Short proofs for tricky formulas

Abstract

The object of this paper is to demonstrate how certain tricky mathematical arguments can be encoded as short formal proofs for the propositional tautologies representing the mathematical statements. Using resolution as a base proof system for the propositional calculus, we exhibit these short proofs under resolution augmented by one of two principles: the principle of extension, originally suggested by Tseitin, and the principle of symmetry, introduced in this paper. These short proofs illustrate the power of extension and symmetry in theorem proving. The principle of extension allows the introduction of auxiliary variables to represent intermediate formulas so that the length of a proof can be significantly reduced by manipulating these variables instead of the formulas that they stand for.
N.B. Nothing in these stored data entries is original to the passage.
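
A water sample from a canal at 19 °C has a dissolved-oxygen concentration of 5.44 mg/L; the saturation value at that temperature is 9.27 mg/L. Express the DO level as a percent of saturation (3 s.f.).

58.7 % saturation

% saturation = C/C_s × 100 = 5.44/9.27 × 100 = 58.7 %.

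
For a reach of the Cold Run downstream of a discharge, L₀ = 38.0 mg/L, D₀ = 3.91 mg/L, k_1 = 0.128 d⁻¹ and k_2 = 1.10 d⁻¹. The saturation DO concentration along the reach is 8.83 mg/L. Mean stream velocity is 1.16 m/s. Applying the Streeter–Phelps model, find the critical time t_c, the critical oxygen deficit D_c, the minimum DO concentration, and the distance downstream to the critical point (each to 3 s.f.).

t_c = [1/(k_2−k_1)] ln[(k_2/k_1)(1 − D₀(k_2−k_1)/(k_1 L₀))]
= [1/(1.10−0.128)] ln[(1.10/0.128)(1 − 3.91×0.9720/(0.128×38.0))]
= (1/0.9720) ln[8.594 × 0.2186] = 1.029 × ln(1.879) = 1.029 × 0.6307 = 0.6489 d.
D_c = (k_1/k_2) L₀ e^(−k_1 t_c) = (0.128/1.10) × 38.0 × e^(−0.128×0.6489) = 0.1164 × 38.0 × 0.9203 = 4.069 mg/L.
Minimum DO = C_s − D_c = 8.83 − 4.069 = 4.761 mg/L.
x_c = v t_c = 1.16 m/s × 0.6489 d × 86400 s/d = 65030 m ≈ 65.0 km.

t_c ≈ 0.649 d; D_c ≈ 4.07 mg/L; min DO ≈ 4.76 mg/L; x_c ≈ 65.0 km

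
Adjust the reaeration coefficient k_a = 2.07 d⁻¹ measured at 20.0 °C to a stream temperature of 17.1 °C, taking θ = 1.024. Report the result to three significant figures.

k_a ≈ 1.93 d⁻¹

k_a(T₂) = k_a(T₁) · θ^(T₂−T₁) = 2.07 × 1.024^(17.1−20.0)
= 2.07 × 1.024^-2.90 = 2.07 × 0.9335 = 1.932 d⁻¹.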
Symmetry, on the other hand, allows one to recognize that a tautology remains invariant under certain permutations of variable names, and use that information to avoid repeated independent derivations of intermediate formulas that are merely permutational variants of one another. First we show that a number of inductive arguments can be encoded as short formal proofs using either extension or symmetry. We provide the details for the tautologies derived by encoding the statement, “An acyclic digraph on n vertices must have a source.” We then consider the familiar checkerboard puzzle which asserts that a checkerboard, two of whose diagonally opposite corner squares are removed, cannot be perfectly covered with dominoes. We demonstrate short proofs for the tautologies derived from the above assertion, using extension to mimic the tricky informal argument. Finally, we consider statements asserting the Ramsey property of numbers much larger than the critical Ramsey numbers. We show that the proof of Ramsey's theorem can be imitated using the principle of symmetry to yield short proofs for these tautologies. The main theme of the paper is that both extension and symmetry are very powerful augmentations to resolution. We leave open whether either extension or symmetry can polynomially simulate the other.